OK stupid, here’s the Dunning-Kruger effect
The Dunning-Kruger effect is long-established in psychology and says that the people who are least competent at something over-inflate their abilities the most. In short, they’re too stupid to even know they’re wrong, and that makes them the most confident. They’re not as clever as they think they are.
At the other end of the scale, the most knowledgeable and intelligent people are clever enough to see their flaws and knowledge gaps, and so are least confident. That has pretty big implications for self-image. Except for one thing: the effect may not be real.
Recent mathematical modelling of the effect has shown that the conclusions drawn by Dunning and Kruger weren’t actually what was going on, and in fact, most people generally overestimate their abilities by just a little, regardless of ability.
Maybe Dunning and Kruger weren’t as clever as they thought they were.
So Our Self-Images Must Be Wildly Off. How Bad Are They?
Having seen all that, wanna revise your guess on the 1–10?
Weirdly, despite all of the above – despite our interfering perceptual sets, our rose-tinted glasses, inflated opinions and many biases, it turns out our self-images turn out to be… Drum roll… Pretty damn good!

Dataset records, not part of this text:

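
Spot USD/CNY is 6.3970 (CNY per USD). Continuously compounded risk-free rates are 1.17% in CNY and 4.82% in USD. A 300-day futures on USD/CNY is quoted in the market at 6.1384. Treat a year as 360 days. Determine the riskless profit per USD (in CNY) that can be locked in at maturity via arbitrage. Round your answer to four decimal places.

Fair futures: F* = S·e^(carry·T), with carry = (r_CNY − r_USD) = 0.0117 − 0.0482 = -0.0365
F* = 6.3970 · e^(-0.0365 × 300/360) = 6.3970 · e^-0.030417 = 6.3970 × 0.970041 = 6.2054
Market 6.1384 < fair 6.2054: forward underpriced → reverse cash-and-carry (short spot, go long the forward).
At maturity, profit = |F_mkt − F*| = |6.1384 − 6.2054| = 0.0670 per USD (in CNY)

0.0670 per USD (in CNY)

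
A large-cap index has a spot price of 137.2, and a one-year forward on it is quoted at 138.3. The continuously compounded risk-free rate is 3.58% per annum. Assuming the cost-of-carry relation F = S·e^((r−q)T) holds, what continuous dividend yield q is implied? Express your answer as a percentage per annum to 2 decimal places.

2.78%

From F = S·e^((r−q)T): (r − q) = ln(F/S)/T
ln(138.3/137.2) = ln(1.008017) = 0.007985
(r − q) = 0.007985 / (12/12) = 0.007985
q = r − ln(F/S)/T = 0.0358 − 0.007985 = 0.027815
q = 2.78%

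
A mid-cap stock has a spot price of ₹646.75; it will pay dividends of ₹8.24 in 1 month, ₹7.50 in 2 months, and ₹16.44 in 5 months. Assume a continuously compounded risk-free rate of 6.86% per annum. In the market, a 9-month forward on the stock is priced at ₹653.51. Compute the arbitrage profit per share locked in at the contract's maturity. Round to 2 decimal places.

PV(dividends) I = 8.24·e^(−0.0686·1/12) + 7.50·e^(−0.0686·2/12) + 16.44·e^(−0.0686·5/12) = 31.5845
Fair forward F* = (S − I)·e^(rT) = (646.75 − 31.5845)·e^0.051450 = 615.1655 × 1.052797 = 647.6444
Market ₹653.51 > fair 647.6444: forward overpriced → cash-and-carry (borrow at r, buy the stock and collect the dividends, short the forward).
Profit at T = |F_mkt − F*| = |653.51 − 647.6444| = ₹5.87 per share

₹5.87 per share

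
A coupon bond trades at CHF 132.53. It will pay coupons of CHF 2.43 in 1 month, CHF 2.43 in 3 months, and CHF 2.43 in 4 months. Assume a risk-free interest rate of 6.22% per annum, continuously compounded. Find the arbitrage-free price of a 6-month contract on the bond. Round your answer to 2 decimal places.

PV(coupons) I = 2.43·e^(−0.0622·1/12) + 2.43·e^(−0.0622·3/12) + 2.43·e^(−0.0622·4/12)
I = 2.4174 + 2.3925 + 2.3801 = 7.1900
F = (S − I)·e^(rT) = (132.53 − 7.1900) · e^(0.0622·6/12)
= 125.3400 · e^0.031100 = 125.3400 × 1.031589 = CHF 129.30

CHF 129.30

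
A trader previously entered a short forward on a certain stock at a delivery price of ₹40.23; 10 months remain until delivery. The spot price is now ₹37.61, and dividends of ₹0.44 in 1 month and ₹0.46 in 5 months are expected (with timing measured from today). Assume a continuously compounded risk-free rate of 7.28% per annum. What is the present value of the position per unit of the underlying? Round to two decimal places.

₹1.14

PV(remaining dividends) I = 0.44·e^(−0.0728·1/12) + 0.46·e^(−0.0728·5/12) = 0.8836
Current forward F = (S − I)·e^(rT) = (37.61 − 0.8836)·e^(0.0728·10/12) = 36.7264 × 1.062545 = 39.0235
Value (long) = (F − K)·e^(−rT) = (39.0235 − 40.23) × 0.941137 = -1.1355
Short position value = −(long value) = ₹1.14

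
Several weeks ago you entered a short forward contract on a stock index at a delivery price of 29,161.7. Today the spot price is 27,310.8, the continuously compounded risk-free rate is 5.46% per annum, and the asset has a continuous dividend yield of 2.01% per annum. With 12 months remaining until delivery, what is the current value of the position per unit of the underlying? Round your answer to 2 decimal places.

Current fair forward for the remaining 12 months: F = S·e^((r − q)·T), (r − q) = 0.0546 − 0.0201 = 0.0345
F = 27310.8 · e^(0.0345 × 12/12) = 27310.8 × 1.03510203 = 28269.4645
Value of long forward = (F − K)·e^(−rT) = (28269.4645 − 29161.7) · e^(−0.0546·12/12)
= -892.2355 × 0.94686382 = -844.83
Short position value = −(long value) = 844.83

844.83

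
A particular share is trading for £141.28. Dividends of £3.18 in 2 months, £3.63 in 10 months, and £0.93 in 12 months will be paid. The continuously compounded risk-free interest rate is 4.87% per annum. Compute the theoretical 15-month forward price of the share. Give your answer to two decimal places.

£142.15

PV(dividends) I = 3.18·e^(−0.0487·2/12) + 3.63·e^(−0.0487·10/12) + 0.93·e^(−0.0487·12/12)
I = 3.1543 + 3.4856 + 0.8858 = 7.5257
F = (S − I)·e^(rT) = (141.28 − 7.5257) · e^(0.0487·15/12)
= 133.7543 · e^0.060875 = 133.7543 × 1.062766 = £142.15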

A study from the University of Toronto found just this, stating that people’s self-images are pretty much in line with their peers' views of them. The reason is that the above problems are overridden by an advantage gained from being clued in to an accurate idea of what others think of us.

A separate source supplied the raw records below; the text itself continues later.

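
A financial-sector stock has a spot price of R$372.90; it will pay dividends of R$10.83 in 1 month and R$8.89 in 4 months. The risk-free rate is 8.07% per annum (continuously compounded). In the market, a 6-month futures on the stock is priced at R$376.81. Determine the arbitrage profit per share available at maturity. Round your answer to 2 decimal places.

PV(dividends) I = 10.83·e^(−0.0807·1/12) + 8.89·e^(−0.0807·4/12) = 19.4115
Fair futures F* = (S − I)·e^(rT) = (372.90 − 19.4115)·e^0.040350 = 353.4885 × 1.041175 = 368.0434
Market R$376.81 > fair 368.0434: forward overpriced → cash-and-carry (borrow at r, buy the stock and collect the dividends, short the forward).
Profit at T = |F_mkt − F*| = |376.81 − 368.0434| = R$8.77 per share

R$8.77 per share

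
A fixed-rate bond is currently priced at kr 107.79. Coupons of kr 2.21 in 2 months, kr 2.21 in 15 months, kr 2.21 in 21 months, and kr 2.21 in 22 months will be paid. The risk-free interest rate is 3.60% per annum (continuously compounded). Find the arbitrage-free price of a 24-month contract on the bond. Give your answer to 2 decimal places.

kr 106.75

PV(coupons) I = 2.21·e^(−0.0360·2/12) + 2.21·e^(−0.0360·15/12) + 2.21·e^(−0.0360·21/12) + 2.21·e^(−0.0360·22/12)
I = 2.1968 + 2.1128 + 2.0751 + 2.0688 = 8.4535
F = (S − I)·e^(rT) = (107.79 − 8.4535) · e^(0.0360·24/12)
= 99.3365 · e^0.072000 = 99.3365 × 1.074655 = kr 106.75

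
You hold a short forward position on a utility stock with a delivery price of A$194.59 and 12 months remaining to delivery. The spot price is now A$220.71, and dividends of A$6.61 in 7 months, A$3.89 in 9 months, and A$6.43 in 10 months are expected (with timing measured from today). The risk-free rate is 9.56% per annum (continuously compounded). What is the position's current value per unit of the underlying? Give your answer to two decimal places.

PV(remaining dividends) I = 6.61·e^(−0.0956·7/12) + 3.89·e^(−0.0956·9/12) + 6.43·e^(−0.0956·10/12) = 15.8099
Current forward F = (S − I)·e^(rT) = (220.71 − 15.8099)·e^(0.0956·12/12) = 204.9001 × 1.100319 = 225.4555
Value (long) = (F − K)·e^(−rT) = (225.4555 − 194.59) × 0.908827 = 28.0514
Short position value = −(long value) = -A$28.05

-A$28.05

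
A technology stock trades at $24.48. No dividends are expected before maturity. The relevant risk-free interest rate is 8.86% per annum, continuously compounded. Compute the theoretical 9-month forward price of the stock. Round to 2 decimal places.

F = S·e^(rT) = 24.48 · e^(0.0886 × 9/12)
= 24.48 · e^0.066450 = 24.48 × 1.068708
F = $26.16

$26.16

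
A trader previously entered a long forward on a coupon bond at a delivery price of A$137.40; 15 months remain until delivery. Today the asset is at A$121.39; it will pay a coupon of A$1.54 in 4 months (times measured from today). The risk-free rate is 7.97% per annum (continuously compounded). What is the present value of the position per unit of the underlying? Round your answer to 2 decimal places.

-A$4.48

PV(remaining coupons) I = 1.54·e^(−0.0797·4/12) = 1.4996
Current forward F = (S − I)·e^(rT) = (121.39 − 1.4996)·e^(0.0797·15/12) = 119.8904 × 1.104757 = 132.4498
Value (long) = (F − K)·e^(−rT) = (132.4498 − 137.40) × 0.905177 = -4.4808
Value = -A$4.48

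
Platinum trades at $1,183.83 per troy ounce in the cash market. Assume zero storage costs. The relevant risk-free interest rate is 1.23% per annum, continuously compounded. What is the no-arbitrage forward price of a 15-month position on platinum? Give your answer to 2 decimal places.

F = S·e^(rT) = 1183.83 · e^(0.0123 × 15/12) = 1183.83 · e^0.01537500
= 1183.83 × 1.01549380 = $1,202.17 per troy ounce

$1,202.17 per troy ounce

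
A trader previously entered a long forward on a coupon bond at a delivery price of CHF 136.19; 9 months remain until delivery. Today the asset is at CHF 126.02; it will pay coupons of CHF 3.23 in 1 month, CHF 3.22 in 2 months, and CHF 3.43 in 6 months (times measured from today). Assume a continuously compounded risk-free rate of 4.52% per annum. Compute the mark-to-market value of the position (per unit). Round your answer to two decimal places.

-CHF 15.40

PV(remaining coupons) I = 3.23·e^(−0.0452·1/12) + 3.22·e^(−0.0452·2/12) + 3.43·e^(−0.0452·6/12) = 9.7670
Current forward F = (S − I)·e^(rT) = (126.02 − 9.7670)·e^(0.0452·9/12) = 116.2530 × 1.034481 = 120.2615
Value (long) = (F − K)·e^(−rT) = (120.2615 − 136.19) × 0.966668 = -15.3976
Value = -CHF 15.40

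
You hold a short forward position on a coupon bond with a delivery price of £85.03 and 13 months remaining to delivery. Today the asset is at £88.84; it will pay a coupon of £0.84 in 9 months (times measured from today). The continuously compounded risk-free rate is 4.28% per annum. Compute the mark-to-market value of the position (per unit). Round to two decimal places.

PV(remaining coupons) I = 0.84·e^(−0.0428·9/12) = 0.8135
Current forward F = (S − I)·e^(rT) = (88.84 − 0.8135)·e^(0.0428·13/12) = 88.0265 × 1.047458 = 92.2041
Value (long) = (F − K)·e^(−rT) = (92.2041 − 85.03) × 0.954692 = 6.8491
Short position value = −(long value) = -£6.85

-£6.85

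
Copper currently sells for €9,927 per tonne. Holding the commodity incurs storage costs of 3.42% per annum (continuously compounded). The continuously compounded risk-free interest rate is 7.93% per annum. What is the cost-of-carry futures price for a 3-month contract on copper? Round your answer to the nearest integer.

Net carry = r + u − y = 0.0793 + 0.0342 − 0.0000 = 0.1135
F = S·e^((r+u−y)T) = 9927 · e^(0.1135 × 3/12) = 9927 · e^0.028375
= 9927 × 1.028781 = €10,213 per tonne

€10,213 per tonne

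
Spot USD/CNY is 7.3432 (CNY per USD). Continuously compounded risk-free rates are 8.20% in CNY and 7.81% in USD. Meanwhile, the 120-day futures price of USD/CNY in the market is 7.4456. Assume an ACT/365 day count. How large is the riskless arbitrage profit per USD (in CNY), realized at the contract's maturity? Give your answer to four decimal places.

0.0930 per USD (in CNY)

Fair futures: F* = S·e^(carry·T), with carry = (r_CNY − r_USD) = 0.0820 − 0.0781 = 0.0039
F* = 7.3432 · e^(0.0039 × 120/365) = 7.3432 · e^0.001282 = 7.3432 × 1.001283 = 7.3526
Market 7.4456 > fair 7.3526: forward overpriced → cash-and-carry (buy spot, short the forward).
At maturity, profit = |F_mkt − F*| = |7.4456 − 7.3526| = 0.0930 per USD (in CNY)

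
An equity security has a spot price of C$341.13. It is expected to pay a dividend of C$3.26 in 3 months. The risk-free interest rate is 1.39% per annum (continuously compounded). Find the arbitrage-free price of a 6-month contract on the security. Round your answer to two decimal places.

PV(dividends) I = 3.26·e^(−0.0139·3/12)
I = 3.2487
F = (S − I)·e^(rT) = (341.13 − 3.2487) · e^(0.0139·6/12)
= 337.8813 · e^0.006950 = 337.8813 × 1.006974 = C$340.24

C$340.24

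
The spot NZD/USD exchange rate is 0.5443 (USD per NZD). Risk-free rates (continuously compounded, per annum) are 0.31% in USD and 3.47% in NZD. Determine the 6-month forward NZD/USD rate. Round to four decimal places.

F = S·e^((r_USD − r_NZD)T) = 0.5443 · e^((0.0031 − 0.0347) × 6/12)
= 0.5443 · e^-0.015800 = 0.5443 × 0.984324
F = 0.5358 USD per NZD

0.5358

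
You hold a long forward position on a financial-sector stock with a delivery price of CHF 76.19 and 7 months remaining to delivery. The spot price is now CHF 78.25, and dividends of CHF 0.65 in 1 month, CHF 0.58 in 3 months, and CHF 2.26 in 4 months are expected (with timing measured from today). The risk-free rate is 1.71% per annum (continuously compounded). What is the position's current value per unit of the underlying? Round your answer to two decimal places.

PV(remaining dividends) I = 0.65·e^(−0.0171·1/12) + 0.58·e^(−0.0171·3/12) + 2.26·e^(−0.0171·4/12) = 3.4738
Current forward F = (S − I)·e^(rT) = (78.25 − 3.4738)·e^(0.0171·7/12) = 74.7762 × 1.010025 = 75.5258
Value (long) = (F − K)·e^(−rT) = (75.5258 − 76.19) × 0.990075 = -0.6576
Value = -CHF 0.66

-CHF 0.66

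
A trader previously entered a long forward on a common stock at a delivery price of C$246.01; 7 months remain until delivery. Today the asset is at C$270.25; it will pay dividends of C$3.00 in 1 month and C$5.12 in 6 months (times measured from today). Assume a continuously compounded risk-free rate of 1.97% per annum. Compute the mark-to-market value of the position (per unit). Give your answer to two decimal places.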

Obviously, there are people who don’t fit this — we’ve all met the guy who seems to think he’s fantastic with no justification, and the amazing person who’s always overly critical of themselves, or like my model friend who thought she was ugly — but these people are the unusual ones, not the norm. We’ve got a pretty good idea. The exception to this came in a slight enhancement of the Intellect category — which is what would be expected if we listen to Dunning-Kruger’s recent critics.
So, how accurate is our self-image?
- We’re terrible at judging our own attractiveness unless we’re pretty average.
- After 40, we’re about 20% off with how old we feel compared to how we actually are.
- Rose-tinted glasses and the negativity bias mean that people’s perceptions of themselves are skewed in different ways.
- We see everything through filters and biases, including ourselves.
- The guys at Toronto who studied this found that despite everything, our need to be accurate trumps everything, and we’re actually pretty accurate.
Where does that leave us? There will be delusional people, and some will be almost spot on, but that’s only because everyone is different and every scale has a few people at the extreme ends.
What was your guess out of ten for how accurate our self-image is? For most of us, we’ve got a pretty good idea of how we really are. The study even used the phrase “high accuracy” — so if you said around an 8 out of 10, you’d be pretty close.
Despite getting so much of our perception on ourselves wrong, we end up with a final picture that’s pretty much right. Aren’t humans great?